Businesses devastated
The delays have left local businesses in ruins. The family restaurant of Margarita Nikolaou, which has operated since 1963 and employed 30 people supporting ten families, has been unable to open for five years.
“It was a very beautiful river, it did not need this kind of change. It needed some walkways so people could walk, some lighting, but that was all. Now it has lost its charm. People came to our restaurant and saw something they could not see anywhere else. It was the only place in Cyprus that remained traditional and picturesque,” she said.
Nikolaou said she was told that assistance was conditional on the restaurant reopening first. “It is sad that nobody came to help us open. Where are we supposed to find money to take out a loan like that?” she asked.
Even if her family could afford a renovation, she added, they could not reopen because the area around the restaurant remains a building site. “How can we go to work in conditions like this?” she said.
Most professional fishermen have left the area and dispersed to other fishing shelters, waiting for the quay works to be completed before returning. One of the few who remained, 75-year-old fisherman Spyros Zambas, was blunt.
“The river is dead, they destroyed it,” he told Phileleftheros. “It was a beautiful natural environment, people came and saw it. Now they have destroyed it. It has been six years and not even half of it is finished. When will it end? I am 75 years old and I can see I will not live to see this project finished,” he said.
Asked about claims that some fishermen had requested the project, Zambas pushed back. “It was a minority that wanted it. The majority of us did not,” he said.

Community leader voices disappointment
Liopetri community leader Markos Koumis said he receives complaints from residents about the state of the river. While expressing satisfaction that the project has now moved forward following the contractor’s termination, he was candid about the outcome.
“As it was, the river was more beautiful. It was the most picturesque fishing shelter that everyone loved,” he said. “We feel some disappointment about the design.” He attributed the delays to the previous contractor and expressed hope that works would be completed within two years.
Three-stage completion plan
Following the contract termination, the Town Planning Department launched procedures to complete the project in stages. The first stage, finishing the road network to restore access for fishermen and the two restaurants, was completed in July 2025 at a cost of 469,000 euros plus VAT.
The second stage covers the construction of quays to allow professional fishermen to return. Initially estimated at 2,150,000 euros, the tender failed to attract a successful bid and a second tender was launched at nearly double that budget.
Construction began on February 26, 2026. The Town Planning Department said works on section A, covering three of the quays, carry a contractual duration of four months to allow fishermen to return, while section B, covering the remaining 15 quays, has a 12-month contractual duration from the start of works.
The third and final stage covers the completion of all remaining infrastructure, including an entrance pavilion, a bicycle parking shelter, a fishing and fish-sorting education centre, car parks, a footbridge across the river, dry storage facilities, a road, a pedestrian and cycling path, and landscaping.
Audit findings and cost overrun
The project’s original estimate was 8.1 million euros.

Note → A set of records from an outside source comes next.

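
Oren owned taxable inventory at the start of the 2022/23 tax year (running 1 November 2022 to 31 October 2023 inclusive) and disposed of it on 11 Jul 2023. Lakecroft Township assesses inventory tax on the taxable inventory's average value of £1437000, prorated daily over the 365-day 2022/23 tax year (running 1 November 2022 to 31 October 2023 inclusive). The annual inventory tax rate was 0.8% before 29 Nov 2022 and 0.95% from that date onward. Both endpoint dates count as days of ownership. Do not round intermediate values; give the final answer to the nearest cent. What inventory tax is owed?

£9297.19

1 Nov – 28 Nov 2022: 28 days at 0.8% → £1437000 × 0.8% × 28/365 = £881.8849
29 Nov 2022 – 11 Jul 2023: 225 days at 0.95% → £1437000 × 0.95% × 225/365 = £8415.3082
Total = £9297.1932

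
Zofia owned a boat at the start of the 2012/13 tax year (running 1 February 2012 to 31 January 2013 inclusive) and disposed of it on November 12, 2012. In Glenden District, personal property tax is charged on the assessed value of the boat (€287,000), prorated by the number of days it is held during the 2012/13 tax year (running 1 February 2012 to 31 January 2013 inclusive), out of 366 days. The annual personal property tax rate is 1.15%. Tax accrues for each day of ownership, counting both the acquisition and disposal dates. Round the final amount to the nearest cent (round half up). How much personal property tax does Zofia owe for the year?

Days held (February 1 – November 12, 2012): 286 out of 366
Tax = €287,000 × 1.15% × 286/366 = €2,579.0792

€2,579.08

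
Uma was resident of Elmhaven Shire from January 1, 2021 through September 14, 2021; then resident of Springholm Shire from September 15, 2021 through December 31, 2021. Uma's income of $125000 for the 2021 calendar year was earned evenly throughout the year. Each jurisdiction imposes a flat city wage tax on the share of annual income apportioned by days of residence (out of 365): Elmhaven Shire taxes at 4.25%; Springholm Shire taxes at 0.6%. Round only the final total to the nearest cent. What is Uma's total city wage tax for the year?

$3962.50

Elmhaven Shire, January 1 – September 14, 2021: 257 days → $125000 × 4.25% × 257/365 = $3740.5822
Springholm Shire, September 15 – December 31, 2021: 108 days → $125000 × 0.6% × 108/365 = $221.9178
Total = $3962.5000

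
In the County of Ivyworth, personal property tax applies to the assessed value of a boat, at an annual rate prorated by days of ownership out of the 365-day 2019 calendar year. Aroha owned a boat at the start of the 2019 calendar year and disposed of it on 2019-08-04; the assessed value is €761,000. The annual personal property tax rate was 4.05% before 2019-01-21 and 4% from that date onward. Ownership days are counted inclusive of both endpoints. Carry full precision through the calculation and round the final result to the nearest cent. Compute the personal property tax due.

2019-01-01 to 2019-01-20: 20 days at 4.05% → €761,000 × 4.05% × 20/365 = €1,688.7945
2019-01-21 to 2019-08-04: 196 days at 4% → €761,000 × 4% × 196/365 = €16,345.8630
Total = €18,034.6575

€18,034.66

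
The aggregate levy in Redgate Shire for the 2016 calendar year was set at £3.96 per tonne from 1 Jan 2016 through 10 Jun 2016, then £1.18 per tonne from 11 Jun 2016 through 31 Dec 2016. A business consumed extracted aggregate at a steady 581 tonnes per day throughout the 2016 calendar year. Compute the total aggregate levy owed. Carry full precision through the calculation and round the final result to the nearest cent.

£512,581.44

1 Jan – 10 Jun 2016: 162 days × 581 tonnes/day = 94,122 tonnes at £3.96/tonne → £372,723.12
11 Jun – 31 Dec 2016: 204 days × 581 tonnes/day = 118,524 tonnes at £1.18/tonne → £139,858.32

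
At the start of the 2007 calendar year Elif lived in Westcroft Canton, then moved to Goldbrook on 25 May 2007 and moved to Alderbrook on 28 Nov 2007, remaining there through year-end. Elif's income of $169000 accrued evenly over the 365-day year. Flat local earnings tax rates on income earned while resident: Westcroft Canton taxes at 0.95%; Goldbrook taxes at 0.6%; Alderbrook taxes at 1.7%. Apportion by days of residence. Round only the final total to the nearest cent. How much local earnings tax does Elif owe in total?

$1420.53

Westcroft Canton, 1 Jan – 24 May 2007: 144 days → $169000 × 0.95% × 144/365 = $633.4027
Goldbrook, 25 May – 27 Nov 2007: 187 days → $169000 × 0.6% × 187/365 = $519.5014
Alderbrook, 28 Nov – 31 Dec 2007: 34 days → $169000 × 1.7% × 34/365 = $267.6219
Total = $1420.5260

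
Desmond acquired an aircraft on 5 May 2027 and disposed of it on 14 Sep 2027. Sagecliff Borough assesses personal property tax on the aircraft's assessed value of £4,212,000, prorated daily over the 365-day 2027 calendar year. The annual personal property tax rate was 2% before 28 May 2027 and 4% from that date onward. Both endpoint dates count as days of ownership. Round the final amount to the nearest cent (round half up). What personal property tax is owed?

5 May – 27 May 2027: 23 days at 2% → £4,212,000 × 2% × 23/365 = £5,308.2740
28 May – 14 Sep 2027: 110 days at 4% → £4,212,000 × 4% × 110/365 = £50,774.7945
Total = £56,083.0685

£56,083.07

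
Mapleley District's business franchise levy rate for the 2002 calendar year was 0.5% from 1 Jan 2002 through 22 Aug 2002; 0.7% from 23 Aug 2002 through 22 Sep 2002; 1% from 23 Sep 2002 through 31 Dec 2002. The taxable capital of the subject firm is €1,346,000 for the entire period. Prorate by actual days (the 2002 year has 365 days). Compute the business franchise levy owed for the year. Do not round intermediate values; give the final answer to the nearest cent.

1 Jan – 22 Aug 2002: 234 days at 0.5% → €1,346,000 × 0.5% × 234/365 = €4,314.5753
23 Aug – 22 Sep 2002: 31 days at 0.7% → €1,346,000 × 0.7% × 31/365 = €800.2247
23 Sep – 31 Dec 2002: 100 days at 1% → €1,346,000 × 1% × 100/365 = €3,687.6712
Total = €8,802.4712

€8,802.47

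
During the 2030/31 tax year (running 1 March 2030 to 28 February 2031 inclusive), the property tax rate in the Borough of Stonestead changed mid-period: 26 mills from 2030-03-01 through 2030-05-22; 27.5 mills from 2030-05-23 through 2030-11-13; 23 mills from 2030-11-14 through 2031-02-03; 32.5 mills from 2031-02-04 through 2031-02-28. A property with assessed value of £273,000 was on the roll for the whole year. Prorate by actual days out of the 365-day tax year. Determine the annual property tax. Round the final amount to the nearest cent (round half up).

2030-03-01 to 2030-05-22: 83 days at 26 mills → £273,000 × 2.6% × 83/365 = £1,614.0658
2030-05-23 to 2030-11-13: 175 days at 27.5 mills → £273,000 × 2.75% × 175/365 = £3,599.4863
2030-11-14 to 2031-02-03: 82 days at 23 mills → £273,000 × 2.3% × 82/365 = £1,410.6247
2031-02-04 to 2031-02-28: 25 days at 32.5 mills → £273,000 × 3.25% × 25/365 = £607.7055
Total = £7,231.8822

£7,231.88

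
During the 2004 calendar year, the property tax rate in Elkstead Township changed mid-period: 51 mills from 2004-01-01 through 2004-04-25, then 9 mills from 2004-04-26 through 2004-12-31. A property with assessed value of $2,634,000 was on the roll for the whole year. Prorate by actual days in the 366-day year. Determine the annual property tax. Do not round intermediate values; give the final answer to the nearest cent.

2004-01-01 to 2004-04-25: 116 days at 51 mills → $2,634,000 × 5.1% × 116/366 = $42,575.8033
2004-04-26 to 2004-12-31: 250 days at 9 mills → $2,634,000 × 0.9% × 250/366 = $16,192.6230
Total = $58,768.4262

$58,768.43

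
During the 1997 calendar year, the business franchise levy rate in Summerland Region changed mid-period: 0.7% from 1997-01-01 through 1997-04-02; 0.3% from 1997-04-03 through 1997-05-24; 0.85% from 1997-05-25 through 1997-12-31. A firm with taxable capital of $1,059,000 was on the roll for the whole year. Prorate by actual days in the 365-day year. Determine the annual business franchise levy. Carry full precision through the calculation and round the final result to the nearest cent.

$7,771.32

1997-01-01 to 1997-04-02: 92 days at 0.7% → $1,059,000 × 0.7% × 92/365 = $1,868.4822
1997-04-03 to 1997-05-24: 52 days at 0.3% → $1,059,000 × 0.3% × 52/365 = $452.6137
1997-05-25 to 1997-12-31: 221 days at 0.85% → $1,059,000 × 0.85% × 221/365 = $5,450.2233
Total = $7,771.3192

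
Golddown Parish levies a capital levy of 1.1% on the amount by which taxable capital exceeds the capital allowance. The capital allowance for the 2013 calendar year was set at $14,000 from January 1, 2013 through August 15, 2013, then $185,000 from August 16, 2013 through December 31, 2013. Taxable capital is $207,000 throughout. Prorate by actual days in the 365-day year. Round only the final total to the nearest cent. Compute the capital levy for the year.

January 1 – August 15, 2013: 227 days, exemption $14,000 → ($207,000 − $14,000) × 1.1% × 227/365 = $1,320.3315
August 16 – December 31, 2013: 138 days, exemption $185,000 → ($207,000 − $185,000) × 1.1% × 138/365 = $91.4959
Total = $1,411.8274

$1,411.83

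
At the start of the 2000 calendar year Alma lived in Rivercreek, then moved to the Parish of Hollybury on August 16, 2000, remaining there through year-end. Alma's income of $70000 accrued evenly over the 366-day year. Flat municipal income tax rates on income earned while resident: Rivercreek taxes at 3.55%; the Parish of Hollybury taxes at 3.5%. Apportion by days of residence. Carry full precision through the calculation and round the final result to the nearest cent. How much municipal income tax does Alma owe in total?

Rivercreek, January 1 – August 15, 2000: 228 days → $70000 × 3.55% × 228/366 = $1548.0328
The Parish of Hollybury, August 16 – December 31, 2000: 138 days → $70000 × 3.5% × 138/366 = $923.7705
Total = $2471.8033

$2471.80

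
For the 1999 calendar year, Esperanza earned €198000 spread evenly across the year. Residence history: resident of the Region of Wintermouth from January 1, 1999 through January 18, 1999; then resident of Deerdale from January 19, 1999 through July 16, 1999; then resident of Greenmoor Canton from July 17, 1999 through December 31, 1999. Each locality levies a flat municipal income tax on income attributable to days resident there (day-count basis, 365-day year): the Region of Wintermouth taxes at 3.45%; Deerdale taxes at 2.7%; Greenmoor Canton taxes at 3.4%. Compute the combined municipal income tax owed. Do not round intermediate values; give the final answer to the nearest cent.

€6057.17

The Region of Wintermouth, January 1 – January 18, 1999: 18 days → €198000 × 3.45% × 18/365 = €336.8712
Deerdale, January 19 – July 16, 1999: 179 days → €198000 × 2.7% × 179/365 = €2621.7370
Greenmoor Canton, July 17 – December 31, 1999: 168 days → €198000 × 3.4% × 168/365 = €3098.5644
Total = €6057.1726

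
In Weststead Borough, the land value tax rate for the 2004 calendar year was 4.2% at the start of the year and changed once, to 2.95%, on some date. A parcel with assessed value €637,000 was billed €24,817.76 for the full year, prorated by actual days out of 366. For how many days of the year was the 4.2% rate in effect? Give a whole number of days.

Let d = days at the first rate; then 366 − d days at the second rate.
€637,000 × [4.2%·d + 2.95%·(366−d)] / 366 = €24,817.76
Solving gives d = 277, so the new rate took effect on October 4, 2004.

277 days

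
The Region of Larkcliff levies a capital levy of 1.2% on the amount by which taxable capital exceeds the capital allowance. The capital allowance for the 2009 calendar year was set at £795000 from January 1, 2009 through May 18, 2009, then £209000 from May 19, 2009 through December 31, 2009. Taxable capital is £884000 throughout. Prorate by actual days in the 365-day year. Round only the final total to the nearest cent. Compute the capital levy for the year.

£5441.33

January 1 – May 18, 2009: 138 days, exemption £795000 → (£884000 − £795000) × 1.2% × 138/365 = £403.7918
May 19 – December 31, 2009: 227 days, exemption £209000 → (£884000 − £209000) × 1.2% × 227/365 = £5037.5342
Total = £5441.3260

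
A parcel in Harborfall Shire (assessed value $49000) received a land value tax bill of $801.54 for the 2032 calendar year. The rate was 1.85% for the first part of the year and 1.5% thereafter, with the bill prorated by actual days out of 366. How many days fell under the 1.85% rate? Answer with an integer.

Let d = days at the first rate; then 366 − d days at the second rate.
$49000 × [1.85%·d + 1.5%·(366−d)] / 366 = $801.54
Solving gives d = 142, so the new rate took effect on 22 May 2032.

142 days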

Costs have since risen by two million euros, not including the additional expenditure that will arise from the ongoing completion procedures, according to Phileleftheros.
The Audit Service identified problems including poor workmanship. The former Auditor General warned the previous government as early as April 2022 and called for the termination of the contract to be examined. The issue was taken up again by the new Auditor General, who in a memorandum dated November 8, 2024 recommended contract termination and attributed responsibility to the Town Planning Department as well.